The second reason I haven’t spent much time in Brooklyn is related to the fact that when I first moved here nearly two years ago, I was so fresh-off-the-boat to New York that I still thought Times Square was cool. I voluntarily chose Starbucks over the other myriad (and infinitely better) coffee houses. I thought Central Park was the *only* park worth visiting. I didn’t venture further north than 100th street or farther east than 5th Avenue. I was a total obnoxious cliche newbie who was too busy exploring the island of Manhattan, and even then in a limited (read: midtown) scope…I didn’t have time for Brooklyn.
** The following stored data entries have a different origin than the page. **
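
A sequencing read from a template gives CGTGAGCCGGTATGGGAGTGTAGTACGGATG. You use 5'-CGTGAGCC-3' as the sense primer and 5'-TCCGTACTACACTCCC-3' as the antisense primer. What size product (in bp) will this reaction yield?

29 bp

Forward primer CGTGAGCC is found on the top strand at positions 1–8.
Taking the reverse complement of TCCGTACTACACTCCC gives GGGAGTGTAGTACGGA, found at positions 14–29 on the template; the primer anneals here to the top strand with its 3' end pointing upstream.
Amplicon spans positions 1–29: 29 bp.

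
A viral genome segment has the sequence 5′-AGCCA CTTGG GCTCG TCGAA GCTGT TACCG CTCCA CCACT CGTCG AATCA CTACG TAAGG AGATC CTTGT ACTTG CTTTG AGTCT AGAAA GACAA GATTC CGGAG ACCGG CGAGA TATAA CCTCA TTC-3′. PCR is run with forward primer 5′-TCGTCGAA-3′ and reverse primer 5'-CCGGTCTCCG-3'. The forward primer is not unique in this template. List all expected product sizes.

The forward primer TCGTCGAA matches the top strand at positions 13–20, 40–47.
The reverse primer's reverse complement is CGGAGACCGG, matching at positions 101–110.
Each forward site pairs with the reverse site to give a product ending at position 110: sizes 98, 71 bp.

98 bp, 71 bp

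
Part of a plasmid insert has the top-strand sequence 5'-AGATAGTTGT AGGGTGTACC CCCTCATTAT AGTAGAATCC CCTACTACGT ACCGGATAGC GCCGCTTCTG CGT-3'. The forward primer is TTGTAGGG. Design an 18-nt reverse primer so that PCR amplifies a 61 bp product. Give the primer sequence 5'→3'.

The forward primer binds at positions 7–14, so a 61 bp product ends at position 7 + 61 − 1 = 67.
The reverse primer anneals to the top strand over positions 50–67, i.e. to TACCGGATAGCGCCGCTT.
Its sequence written 5'→3' is the reverse complement: AAGCGGCGCTATCCGGTA.

5'-AAGCGGCGCTATCCGGTA-3'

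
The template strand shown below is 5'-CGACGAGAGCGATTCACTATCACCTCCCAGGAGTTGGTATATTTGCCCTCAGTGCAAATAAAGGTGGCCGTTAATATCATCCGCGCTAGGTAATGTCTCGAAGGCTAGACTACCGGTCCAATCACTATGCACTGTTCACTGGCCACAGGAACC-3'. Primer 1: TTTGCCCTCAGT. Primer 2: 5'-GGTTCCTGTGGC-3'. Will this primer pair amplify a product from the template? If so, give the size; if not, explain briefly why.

Primer 1 (TTTGCCCTCAGT) matches the top strand at positions 42–53; it acts as a forward primer.
Primer 2's reverse complement is GCCACAGGAACC, matching the top strand at positions 142–153; it acts as a reverse primer.
The 3' ends face each other across positions 42–153, giving a 112 bp product.

Yes — a 112 bp product.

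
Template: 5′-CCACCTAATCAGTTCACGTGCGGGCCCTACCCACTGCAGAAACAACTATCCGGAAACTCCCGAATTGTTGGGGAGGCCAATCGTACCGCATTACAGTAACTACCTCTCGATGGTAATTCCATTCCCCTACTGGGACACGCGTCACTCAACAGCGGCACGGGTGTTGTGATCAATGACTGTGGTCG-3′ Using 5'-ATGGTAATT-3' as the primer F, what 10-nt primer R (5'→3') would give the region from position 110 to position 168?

5'-CACAACACCC-3'

The product's 3' end on the top strand is position 168.
The reverse primer anneals to the top strand over positions 159–168, i.e. to GGGTGTTGTG.
Its sequence written 5'→3' is the reverse complement: CACAACACCC.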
Furthermore, travel between the outer boroughs is a nightmare – it can take me up to an hour and half to get to some parts of Bushwick (which in theory is like, 6 miles away) because the trains from Queens only go west into Manhattan, where you have to change to another line heading east and south into Brooklyn.  The MTA can’t even extend one subway line north four stops without spending millions of dollars in too many years on a two-part project, so seamless inter-borough travel is nothing but a pipe dream – it probably won’t ever happen in my lifetime. Not to mention the fact that for the last year I was dating someone who *also* hated hipster haven – which gave me even less incentive to go.

Have I given enough reasons for my dislike of Brooklyn yet?
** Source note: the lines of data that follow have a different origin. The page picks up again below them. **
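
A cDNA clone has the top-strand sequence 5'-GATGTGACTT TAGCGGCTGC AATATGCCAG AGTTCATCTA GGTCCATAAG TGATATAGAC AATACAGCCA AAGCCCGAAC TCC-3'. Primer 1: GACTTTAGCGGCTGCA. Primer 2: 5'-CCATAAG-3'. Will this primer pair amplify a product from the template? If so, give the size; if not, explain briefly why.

No product — both primers anneal to the same strand and extend in the same direction.

Primer 1 (GACTTTAGCGGCTGCA) matches the top strand at positions 6–21 (3' end points downstream).
Primer 2 (CCATAAG) also matches the top strand directly, at positions 44–50 — its reverse complement CTTATGG is not present.
Both primers anneal to the bottom strand with 3' ends pointing the same way, so neither can prime synthesis back toward the other.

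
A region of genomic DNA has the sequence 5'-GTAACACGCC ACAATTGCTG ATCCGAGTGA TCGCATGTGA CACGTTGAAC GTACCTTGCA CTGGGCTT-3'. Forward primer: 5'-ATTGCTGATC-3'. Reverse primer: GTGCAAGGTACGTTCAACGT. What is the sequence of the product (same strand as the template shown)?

5'-ATTGCTGATCCGAGTGATCGCATGTGACACGTTGAACGTACCTTGCAC-3'

Forward primer ATTGCTGATC is found on the top strand at positions 14–23.
The reverse primer's reverse complement is ACGTTGAACGTACCTTGCAC, which matches the template at positions 42–61.
The product is the template from position 14 through 61 (48 bp).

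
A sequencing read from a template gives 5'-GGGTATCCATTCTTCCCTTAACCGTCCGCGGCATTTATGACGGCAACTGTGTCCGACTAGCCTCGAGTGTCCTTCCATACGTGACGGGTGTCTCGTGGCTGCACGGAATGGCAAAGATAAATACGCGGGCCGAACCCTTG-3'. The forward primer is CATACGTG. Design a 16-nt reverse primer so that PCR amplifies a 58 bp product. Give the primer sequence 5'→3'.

The forward primer binds at positions 76–83, so a 58 bp product ends at position 76 + 58 − 1 = 133.
The reverse primer anneals to the top strand over positions 118–133, i.e. to TAAATACGCGGGCCGA.
Its sequence written 5'→3' is the reverse complement: TCGGCCCGCGTATTTA.

5'-TCGGCCCGCGTATTTA-3'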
In any case, recent events have sent me into New York’s trendiest neighborhood on a few different occasions, and I have to say…I’m warming up to the borough. Partly because of some amazing summer weather that was just begging for an adventure, but mostly because I saw my blogger friends’ (Lynn & Justin over at Mad Hatters NYC) amazing post about the Bushwick Collective, I decided to brave the L train and check it out myself.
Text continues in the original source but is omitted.